A group-wide legal policy has been implemented, specifying the legal framework in which business operations may be conducted.

Ongoing and potential disputes and other legal matters are reported regularly to the Group's central legal function.

Guidelines and policies on compliance with current competition, export control and anti-corruption legislation have been implemented. Legal risks associated with property and liability issues are continually evaluated.
At year-end 2014 there are considered to be no outstanding legal disputes that may lead to significant costs for the Group.
Environmental risks  Ongoing and potential environmental risks are regularly monitored in the operations. External expertise is brought in for environmental assessments when necessary. Prioritized environmental activities and other information on sustainable development are reported in the Group's Sustainability Report.
Acquisition of new businesses Acquisitions are carried out by a number of people with considerable acquisition experience and with the support of, for example, legal and financial consultants.

Acquisitions are carried out according to a uniform and predefined group-wide process. This consists of four documented phases: strategy, evaluation, implementation and integration.
The Group's acquisitions in 2014 are reported in the Report of the Board of Directors and in Note 30, Business combinations.
Restructuring measures

The Group is implementing specific restructuring programs, which entail some production units changing direction mainly to final assembly while certain units are closed.
The restructuring programs are carried on as a series of projects with stipulated activities and schedules.

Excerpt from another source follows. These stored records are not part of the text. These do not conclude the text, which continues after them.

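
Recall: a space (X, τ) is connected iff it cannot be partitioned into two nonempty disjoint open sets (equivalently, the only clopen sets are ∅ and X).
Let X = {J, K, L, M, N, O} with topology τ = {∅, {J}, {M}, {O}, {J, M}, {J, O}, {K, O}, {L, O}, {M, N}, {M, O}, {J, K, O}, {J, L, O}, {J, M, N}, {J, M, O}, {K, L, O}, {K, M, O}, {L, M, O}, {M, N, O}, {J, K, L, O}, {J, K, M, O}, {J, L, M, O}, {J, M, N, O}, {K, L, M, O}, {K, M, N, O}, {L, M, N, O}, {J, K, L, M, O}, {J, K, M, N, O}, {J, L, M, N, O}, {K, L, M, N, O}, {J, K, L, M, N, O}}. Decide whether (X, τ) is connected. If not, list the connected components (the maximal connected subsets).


(X, τ) is disconnected; components = [{J}, {M, N}, {K, L, O}].

Find clopen sets (U ∈ τ with X ∖ U ∈ τ):
  U = ∅, X ∖ U = {J, K, L, M, N, O} — both open, so U is clopen.
  U = {J}, X ∖ U = {K, L, M, N, O} — both open, so U is clopen.
  U = {M, N}, X ∖ U = {J, K, L, O} — both open, so U is clopen.
  U = {J, M, N}, X ∖ U = {K, L, O} — both open, so U is clopen.
  U = {K, L, O}, X ∖ U = {J, M, N} — both open, so U is clopen.
  U = {J, K, L, O}, X ∖ U = {M, N} — both open, so U is clopen.
  U = {K, L, M, N, O}, X ∖ U = {J} — both open, so U is clopen.
  U = {J, K, L, M, N, O}, X ∖ U = ∅ — both open, so U is clopen.
Nontrivial clopen(s) exist: e.g. {K, L, O}. So (X, τ) is disconnected.
Compute connected components by grouping points that agree on all clopens:
  component: {J}
  component: {M, N}
  component: {K, L, O}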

The various projects within the respective restructuring program are systematically monitored on a regular basis.
The scope, costs and savings of the restructuring programs are presented in more detail in the Report of the Board of Directors.
Price fluctuations and availability of raw materials Raw materials are purchased and handled primarily at division and business unit level.

Regional committees coordinate these activities with the help of senior coordinators for selected material components.
For further information about procurement of materials, see Note 7, Expenses by nature..
Credit losses Trade receivables are spread across a large number of customers in many markets. No individual customer in the Group accounts for more than 10 percent of sales.

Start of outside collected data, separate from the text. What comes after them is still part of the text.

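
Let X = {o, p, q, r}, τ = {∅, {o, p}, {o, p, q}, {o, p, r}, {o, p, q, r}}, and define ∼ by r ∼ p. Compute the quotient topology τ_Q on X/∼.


X/∼ = {[o], [p=r], [q]}; |τ_Q| = 3.

Equivalence classes: [o], [p=r], [q].
Quotient map π: X → X/∼ sends o ↦ [o], p ↦ [p=r], q ↦ [q], r ↦ [p=r].
For each subset V ⊆ X/∼, compute π^{-1}(V) ⊆ X and check whether π^{-1}(V) ∈ τ. V is open in τ_Q iff π^{-1}(V) ∈ τ.
  V = {}: π^{-1}(V) = ∅ ∈ τ ✓.
  V = {[o]}: π^{-1}(V) = {o} ∉ τ ✗.
  V = {[p=r]}: π^{-1}(V) = {p, r} ∉ τ ✗.
  V = {[o], [p=r]}: π^{-1}(V) = {o, p, r} ∈ τ ✓.
  V = {[q]}: π^{-1}(V) = {q} ∉ τ ✗.
  V = {[o], [q]}: π^{-1}(V) = {o, q} ∉ τ ✗.
  V = {[p=r], [q]}: π^{-1}(V) = {p, q, r} ∉ τ ✗.
  V = {[o], [p=r], [q]}: π^{-1}(V) = {o, p, q, r} ∈ τ ✓.
Open sets in the quotient: τ_Q = {{}, {[o], [p=r]}, {[o], [p=r], [q]}} (3 elements).


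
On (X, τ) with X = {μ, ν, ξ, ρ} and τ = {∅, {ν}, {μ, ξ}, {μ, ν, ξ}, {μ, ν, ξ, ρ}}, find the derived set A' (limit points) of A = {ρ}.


A' = ∅

For each x ∈ X, list the open sets U ∈ τ with x ∈ U, then check whether U ∩ (A ∖ {x}) ≠ ∅ for every such U.
  x = μ: open {μ, ξ} ∋ x has {μ, ξ} ∩ (A ∖ {μ}) = ∅, so x is NOT a limit point.
  x = ν: open {ν} ∋ x has {ν} ∩ (A ∖ {ν}) = ∅, so x is NOT a limit point.
  x = ξ: open {μ, ξ} ∋ x has {μ, ξ} ∩ (A ∖ {ξ}) = ∅, so x is NOT a limit point.
  x = ρ: open {μ, ν, ξ, ρ} ∋ x has {μ, ν, ξ, ρ} ∩ (A ∖ {ρ}) = ∅, so x is NOT a limit point.
Collecting: A' = ∅.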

Commercial credit risks are managed locally at company level and monitored at division level.
Receivables from each customer are relatively small in relation to total trade receivables. The risk of significant credit losses for the Group is considered to be limited.
Insurance risks A group-wide insurance program is in place, mainly relating to property, business interruption and liability risks. This program covers all business units.

The Group's exposure to the risk areas listed above is regulated by means of its own captive insurance company.
The Group's insurance cover is considered to be generally adequate, providing a reasonable balance between assessed risk exposure and insurance costs.
Risks relating to internal control of financial reporting The organization is considered to be relatively transparent, with a clear allocation of responsibilities.

Instructions about the allocation of responsibilities, authorization and other internal control procedures are laid down in an internal control manual. Compliance with internal control is evaluated annually for all operating companies.
Internal control and other related issues are reported in more detail in the Report of the Board of Directors, section on Corporate governance.
Risks relating to financial reporting A well-established Controller organization at both division and Group level analyzes and monitors financial reporting quality.

An annual internal audit of financial reporting is performed for selected group companies on a rotating basis.
See also the section 'Basis of preparation' in Note 1.

Further information on risk management relating to financial reporting can be found in the Report of the Board of Directors, section on Corporate governance.